• Interviews

Ben Affleck, Matt Damon and Ridley Scott on “The Last Duel” – a True Story

Arguably, one of the most anticipated films of the Venice Film Festival, The Last Duel, is the latest historical drama by iconic Golden Globe-winning director, Ridley Scott, based on the book of the same name by Eric Jager, and boasts a stellar cast including Ben Affleck, Matt Damon, Adam Driver, and Jodie Comer.

This 14th-century saga is set in 1386, based on the true account of a feud between good friends and fellow noblemen, Jean de Carrouges (Damon) and Jacques Le Gris (Driver). Life changes dramatically when Carrouges’s wife, Marguerite de Thibouville (Comer), accuses Le Gris of rape. Affleck plays King Charles VI, who declares that the dispute between the two men is resolved through trial by combat.

Not since Good Will Hunting have the Golden Globe-winning scribes Damon and Affleck collaborated on a script (their first in over twenty years). With a strong female voice as the story’s central figure, they enlisted the help of celebrated indie screenwriter Nicole Holofcener (Enough Said, Lovely & Amazing), largely to write Comer’s part.

Said Holofcener, “I think they were wise not to attempt it [writing the role of Marguerite], although I’m sure they would have done fine. But that’s why they called me – so I wrote Jodie’s part, and then we all collaborated on all three parts.”

Damon added, “Yeah, the basic idea was that Ben and I do the male sections, the first two acts, and Nicole do the third act, which is primarily Jodie’s story, although Jodie enters into both of our stories. The idea was that in the male stories, the women were manifested when the men needed them for something,” he says, shaking his head. “So, either they were ignored or seen as property, because they were not [seen as] human beings.”


Affleck leaned into the feminist angle of the story. “Well, I consider myself to be a feminist,” he said. “This movie, principally, was exciting to me because of the character of Marguerite. Her extraordinary strength and bravery seemed very obvious once I read the book. And what an unbelievably important and powerful story it was, and purely classical storytelling in terms of somebody who has been done a great injustice, who goes to great lengths to seek justice at great risk to themselves.”

The award-winning actor talked passionately about his latest project. “It’s a true story and one that people don’t know. This is an incredible woman from history, one of the earliest known women who spoke out against a powerful man who assaulted her. Naturally, that seemed relevant and also incredibly thrilling. It’s a story that could generate a lot of catharsis and empathy, and one that I hoped would develop in the viewer a sense of compassion,” he explains. “We hoped that the idea might help us look at one another in a different way, with more empathy and with a sense of wondering whether or not our personal perspective might be taken fully into consideration.”


Ridley Scott, familiar with historical dramas, most notably with the multi-award-winning film, Gladiator, said, “When you get a call from Matt Damon who says, “Hey, dude, you’ve done a duel before [the British historical film The Duellists], but we’ve got another duel. Do you want to read it?’ So I said, ‘Yes,’” he shrugs. “You don’t say no, and I enjoyed working with Matt Damon tremendously on The Martian, so I said, ‘Why not? Let’s go again.’”
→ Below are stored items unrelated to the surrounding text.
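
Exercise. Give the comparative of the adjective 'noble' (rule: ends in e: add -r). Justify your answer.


Apply comparative formation (ends in e: add -r): 'noble' -> 'nobler'.

nobler


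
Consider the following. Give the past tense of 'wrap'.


Apply rule: Double final consonant and add -ed. 'wrap' becomes 'wrapped'.

wrapped


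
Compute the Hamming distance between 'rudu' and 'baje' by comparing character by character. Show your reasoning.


Alignment:
Position 1: 'r' vs 'b' = DIFFER
Position 2: 'u' vs 'a' = DIFFER
Position 3: 'd' vs 'j' = DIFFER
Position 4: 'u' vs 'e' = DIFFER
Total differences: 4

4


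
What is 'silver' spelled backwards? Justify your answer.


Reverse 'silver' character by character: 'revlis'.

revlis


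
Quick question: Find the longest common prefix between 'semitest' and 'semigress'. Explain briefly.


Compare from the start: 4 characters match: 'semi'. Mismatch at position 5: 't' vs 'g'.

semi


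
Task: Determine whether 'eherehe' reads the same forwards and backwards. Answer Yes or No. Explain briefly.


Forward: 'eherehe'
Reversed: 'eherehe'
They are identical.

Yes


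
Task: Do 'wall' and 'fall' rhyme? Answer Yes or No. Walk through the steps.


Rime (stressed vowel + following sounds) of 'wall': -all = /ɔːl/
Rime of 'fall': -all = /ɔːl/
/ɔːl/ and /ɔːl/ are the same ending sound, so the words rhyme.

Yes


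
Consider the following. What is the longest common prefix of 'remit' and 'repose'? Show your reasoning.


Compare from the start: 2 characters match: 're'. Mismatch at position 3: 'm' vs 'p'.

re


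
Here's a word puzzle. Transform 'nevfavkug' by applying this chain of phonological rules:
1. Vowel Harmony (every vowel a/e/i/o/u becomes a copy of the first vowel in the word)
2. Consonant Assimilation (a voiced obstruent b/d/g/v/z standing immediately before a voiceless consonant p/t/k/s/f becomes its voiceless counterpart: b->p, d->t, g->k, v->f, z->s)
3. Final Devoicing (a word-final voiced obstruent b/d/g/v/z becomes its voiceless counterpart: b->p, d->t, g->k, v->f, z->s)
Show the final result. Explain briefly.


Starting form: 'nevfavkug'
Rule 1: Vowel Harmony: all vowels become 'e' (matching first vowel). 'nevfavkug' -> 'nevfevkeg'
Rule 2: Consonant Assimilation: voiced obstruent before voiceless consonant becomes voiceless ('vf' -> 'ff', 'vk' -> 'fk'). 'nevfevkeg' -> 'neffefkeg'
Rule 3: Final Devoicing: word-final voiced obstruent 'g' becomes voiceless 'k'. 'neffefkeg' -> 'neffefkek'
Final form: 'neffefkek'

neffefkek


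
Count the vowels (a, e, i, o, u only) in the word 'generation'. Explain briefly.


Vowels in 'generation': e, e, a, i, o = 5 vowels.

5


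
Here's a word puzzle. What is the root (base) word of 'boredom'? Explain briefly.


Remove suffix '-dom' from 'boredom' to get root 'bore'.

bore


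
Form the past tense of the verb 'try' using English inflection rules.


Apply rule: Change -y to -ied. 'try' becomes 'tried'.

tried


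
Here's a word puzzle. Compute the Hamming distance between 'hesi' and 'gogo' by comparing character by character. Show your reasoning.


Alignment:
Position 1: 'h' vs 'g' = DIFFER
Position 2: 'e' vs 'o' = DIFFER
Position 3: 's' vs 'g' = DIFFER
Position 4: 'i' vs 'o' = DIFFER
Total differences: 4

4


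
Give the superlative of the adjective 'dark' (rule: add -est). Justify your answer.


Apply superlative formation (add -est): 'dark' -> 'darkest'.

darkest


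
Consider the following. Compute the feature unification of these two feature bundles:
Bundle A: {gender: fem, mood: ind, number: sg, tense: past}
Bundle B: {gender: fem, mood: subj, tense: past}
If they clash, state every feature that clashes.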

As for the much-anticipated Affleck-Damon reunion, Damon jokes about the presumption that these longtime friends have matured a great deal, both professionally and personally, since their last effort. “No, not at all,” he laughed. “But I think we found an entirely different process this time, which was really interesting for us because I think one of the things that has kept us from writing for so many years was the way we wrote back in the 90s when we were 22 and 20-years-old,” he explained. “It was really inefficient. We really understood the characters, but we didn’t understand structure. And so, for Good Will Hunting, we ended up writing thousands of pages that we never used. We thought we’d never have the time to do it again because we both had such busy lives.”

Evidently, the celebrated duo was pleasantly surprised with the speed with which they delivered their encore effort. “Yes. When we started writing this time, I think we were both pretty surprised at how quickly it went.”

In summing up the movie, Affleck ruefully noted that hundreds of years later, there are parallels to today’s society. “As Matt has pointed out succinctly, this is an anti-chivalry movie because the great illusion of chivalry is that it was about, ‘Well, we are going to hold the lady’s hand as she gets out of the car and we are going to protect the innocent female.’ But in fact, it was a code, a manner of behavior that denied women’s basic humanity, frankly, and equality.”